A one-legged man was picked up outside the St William Grant Park during the hurricane, after his plight was highlighted on local television, and taken to the Golden Age Home. He has been there since.

"The others who came in, they just had breakfast and then they left," Walker explained. "Because you know they don't really want to stay."

"We have at least 70 persons whom we house, but you have persons who just come in for breakfast — and this could be about 100 — they just come in, have a change of clothes, have breakfast and then go."

She said if there is a health fair they would also come in, see the doctor and go back on the streets.

"They are just street persons, they don't want to be housed at all," Walker said. "And you have a lot of them who have HIV. Some of them go to the Comprehensive Health Clinic to get their shots and some of them have their medication on them."

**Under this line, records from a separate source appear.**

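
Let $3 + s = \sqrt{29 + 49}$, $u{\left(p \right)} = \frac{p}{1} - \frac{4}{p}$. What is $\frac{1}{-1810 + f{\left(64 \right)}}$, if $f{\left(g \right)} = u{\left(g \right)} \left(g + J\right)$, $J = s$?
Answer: $\frac{535088}{1036804987} - \frac{16368 \sqrt{78}}{1036804987} \approx 0.00037667$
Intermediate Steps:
$u{\left(p \right)} = p - \frac{4}{p}$ ($u{\left(p \right)} = p 1 - \frac{4}{p} = p - \frac{4}{p}$)
$s = -3 + \sqrt{78}$ ($s = -3 + \sqrt{29 + 49} = -3 + \sqrt{78} \approx 5.8318$)
$J = -3 + \sqrt{78} \approx 5.8318$
$f{\left(g \right)} = \left(g - \frac{4}{g}\right) \left(-3 + g + \sqrt{78}\right)$ ($f{\left(g \right)} = \left(g - \frac{4}{g}\right) \left(g - \left(3 - \sqrt{78}\right)\right) = \left(g - \frac{4}{g}\right) \left(-3 + g + \sqrt{78}\right)$)
$\frac{1}{-1810 + f{\left(64 \right)}} = \frac{1}{-1810 + \frac{\left(-4 + 64^{2}\right) \left(-3 + 64 + \sqrt{78}\right)}{64}} = \frac{1}{-1810 + \frac{\left(-4 + 4096\right) \left(61 + \sqrt{78}\right)}{64}} = \frac{1}{-1810 + \frac{1}{64} \cdot 4092 \left(61 + \sqrt{78}\right)} = \frac{1}{-1810 + \left(\frac{62403}{16} + \frac{1023 \sqrt{78}}{16}\right)} = \frac{1}{\frac{33443}{16} + \frac{1023 \sqrt{78}}{16}}$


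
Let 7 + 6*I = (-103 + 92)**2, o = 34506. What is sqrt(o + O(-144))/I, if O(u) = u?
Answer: 3*sqrt(3818)/19 ≈ 9.7563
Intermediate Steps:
I = 19 (I = -7/6 + (-103 + 92)**2/6 = -7/6 + (1/6)*(-11)**2 = -7/6 + (1/6)*121 = -7/6 + 121/6 = 19)
sqrt(o + O(-144))/I = sqrt(34506 - 144)/19 = sqrt(34362)*(1/19) = (3*sqrt(3818))*(1/19) = 3*sqrt(3818)/19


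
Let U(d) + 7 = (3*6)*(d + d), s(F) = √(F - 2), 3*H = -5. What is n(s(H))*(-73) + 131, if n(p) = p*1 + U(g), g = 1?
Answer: -1986 - 73*I*√33/3 ≈ -1986.0 - 139.78*I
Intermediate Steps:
H = -5/3 (H = (⅓)*(-5) = -5/3 ≈ -1.6667)
s(F) = √(-2 + F)
U(d) = -7 + 36*d (U(d) = -7 + (3*6)*(d + d) = -7 + 18*(2*d) = -7 + 36*d)
n(p) = 29 + p (n(p) = p*1 + (-7 + 36*1) = p + (-7 + 36) = p + 29 = 29 + p)
n(s(H))*(-73) + 131 = (29 + √(-2 - 5/3))*(-73) + 131 = (29 + √(-11/3))*(-73) + 131 = (29 + I*√33/3)*(-73) + 131 = (-2117 - 73*I*√33/3) + 131 = -1986 - 73*I*√33/3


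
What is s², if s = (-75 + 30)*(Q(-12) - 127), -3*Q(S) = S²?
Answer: 62015625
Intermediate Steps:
Q(S) = -S²/3
s = 7875 (s = (-75 + 30)*(-⅓*(-12)² - 127) = -45*(-⅓*144 - 127) = -45*(-48 - 127) = -45*(-175) = 7875)
s² = 7875² = 62015625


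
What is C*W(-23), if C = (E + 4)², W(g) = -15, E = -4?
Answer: 0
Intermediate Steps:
C = 0 (C = (-4 + 4)² = 0² = 0)
C*W(-23) = 0*(-15) = 0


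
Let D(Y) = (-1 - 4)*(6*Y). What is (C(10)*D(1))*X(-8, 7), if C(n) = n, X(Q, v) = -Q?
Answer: -2400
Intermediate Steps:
D(Y) = -30*Y
(C(10)*D(1))*X(-8, 7) = (10*(-30*1))*(-1*(-8)) = (10*(-30))*8 = -300*8 = -2400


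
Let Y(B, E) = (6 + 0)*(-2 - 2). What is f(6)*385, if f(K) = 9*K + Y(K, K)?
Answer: 11550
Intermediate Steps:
Y(B, E) = -24 (Y(B, E) = 6*(-4) = -24)
f(K) = -24 + 9*K (f(K) = 9*K - 24 = -24 + 9*K)
f(6)*385 = (-24 + 9*6)*385 = (-24 + 54)*385 = 30*385 = 11550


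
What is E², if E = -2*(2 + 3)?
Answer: 100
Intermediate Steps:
E = -10 (E = -2*5 = -10)
E² = (-10)² = 100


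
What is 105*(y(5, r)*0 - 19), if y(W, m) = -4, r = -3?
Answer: -1995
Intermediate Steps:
105*(y(5, r)*0 - 19) = 105*(-4*0 - 19) = 105*(0 - 19) = 105*(-19) = -1995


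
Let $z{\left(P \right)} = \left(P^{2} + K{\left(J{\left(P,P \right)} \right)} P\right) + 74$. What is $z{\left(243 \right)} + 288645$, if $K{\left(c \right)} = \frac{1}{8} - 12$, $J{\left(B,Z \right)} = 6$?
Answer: $\frac{2759059}{8} \approx 3.4488 \cdot 10^{5}$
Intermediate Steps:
$K{\left(c \right)} = - \frac{95}{8}$ ($K{\left(c \right)} = \frac{1}{8} - 12 = - \frac{95}{8}$)
$z{\left(P \right)} = 74 + P^{2} - \frac{95 P}{8}$ ($z{\left(P \right)} = \left(P^{2} - \frac{95 P}{8}\right) + 74 = 74 + P^{2} - \frac{95 P}{8}$)
$z{\left(243 \right)} + 288645 = \left(74 + 243^{2} - \frac{23085}{8}\right) + 288645 = \left(74 + 59049 - \frac{23085}{8}\right) + 288645 = \frac{449899}{8} + 288645 = \frac{2759059}{8}$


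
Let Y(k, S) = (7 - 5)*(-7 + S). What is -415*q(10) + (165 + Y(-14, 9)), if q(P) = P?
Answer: -3981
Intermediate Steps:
Y(k, S) = -14 + 2*S (Y(k, S) = 2*(-7 + S) = -14 + 2*S)
-415*q(10) + (165 + Y(-14, 9)) = -415*10 + (165 + (-14 + 2*9)) = -4150 + (165 + (-14 + 18)) = -4150 + (165 + 4) = -4150 + 169 = -3981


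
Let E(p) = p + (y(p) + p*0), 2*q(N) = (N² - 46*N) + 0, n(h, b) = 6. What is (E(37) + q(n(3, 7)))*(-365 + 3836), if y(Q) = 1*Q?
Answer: -159666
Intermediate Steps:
y(Q) = Q
q(N) = N²/2 - 23*N (q(N) = ((N² - 46*N) + 0)/2 = (N² - 46*N)/2 = N²/2 - 23*N)
E(p) = 2*p (E(p) = p + (p + p*0) = p + (p + 0) = p + p = 2*p)
(E(37) + q(n(3, 7)))*(-365 + 3836) = (2*37 + (½)*6*(-46 + 6))*(-365 + 3836) = (74 + (½)*6*(-40))*3471 = (74 - 120)*3471 = -46*3471 = -159666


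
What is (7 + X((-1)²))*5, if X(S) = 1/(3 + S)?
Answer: 145/4 ≈ 36.250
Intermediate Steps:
(7 + X((-1)²))*5 = (7 + 1/(3 + (-1)²))*5 = (7 + 1/(3 + 1))*5 = (7 + 1/4)*5 = (7 + ¼)*5 = (29/4)*5 = 145/4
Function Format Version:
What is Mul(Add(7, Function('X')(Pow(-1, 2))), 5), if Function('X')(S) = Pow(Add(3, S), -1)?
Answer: Rational(145, 4) ≈ 36.250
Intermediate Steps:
Mul(Add(7, Function('X')(Pow(-1, 2))), 5) = Mul(Add(7, Pow(Add(3, Pow(-1, 2)), -1)), 5) = Mul(Add(7, Pow(Add(3, 1), -1)), 5) = Mul(Add(7, Pow(4, -1)), 5) = Mul(Add(7, Rational(1, 4)), 5) = Mul(Rational(29, 4), 5) = Rational(145, 4)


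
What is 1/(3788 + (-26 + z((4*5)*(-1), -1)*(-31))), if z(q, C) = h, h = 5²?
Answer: 1/2987 ≈ 0.00033478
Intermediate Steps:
h = 25
z(q, C) = 25
1/(3788 + (-26 + z((4*5)*(-1), -1)*(-31))) = 1/(3788 + (-26 + 25*(-31))) = 1/(3788 + (-26 - 775)) = 1/(3788 - 801) = 1/2987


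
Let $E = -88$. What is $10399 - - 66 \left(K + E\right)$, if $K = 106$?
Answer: $11587$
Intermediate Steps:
$10399 - - 66 \left(K + E\right) = 10399 - - 66 \left(106 - 88\right) = 10399 - \left(-66\right) 18 = 10399 - -1188 = 10399 + 1188 = 11587$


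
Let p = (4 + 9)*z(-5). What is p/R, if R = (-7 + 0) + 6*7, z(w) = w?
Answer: -13/7 ≈ -1.8571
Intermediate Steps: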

Barrington Hall is one of those who weathered the category one hurricane at the Poor Relief centre. However, as soon as the hurricane cleared on Thursday, he was back on King Street trying to 'hustle'. This, for him, is really begging. He was clean and clad in a pair of blue jeans and a blue striped shirt. He admitted he had

just received the clothing from the centre.

"I spent the time up there," he said. "We get food and that is where I get these clothes."

As he lifted his shirt to exposed the badly scarred skin on his stomach and side, Hall said he had been sleeping outside the Ward Theatre last year when he woke up to find himself in flames.

"I have a hard task on the street," he said. "I am looking work, but can't find none."

But he said, thanks to the Poor Relief Centre, he was not affected by the hurricane.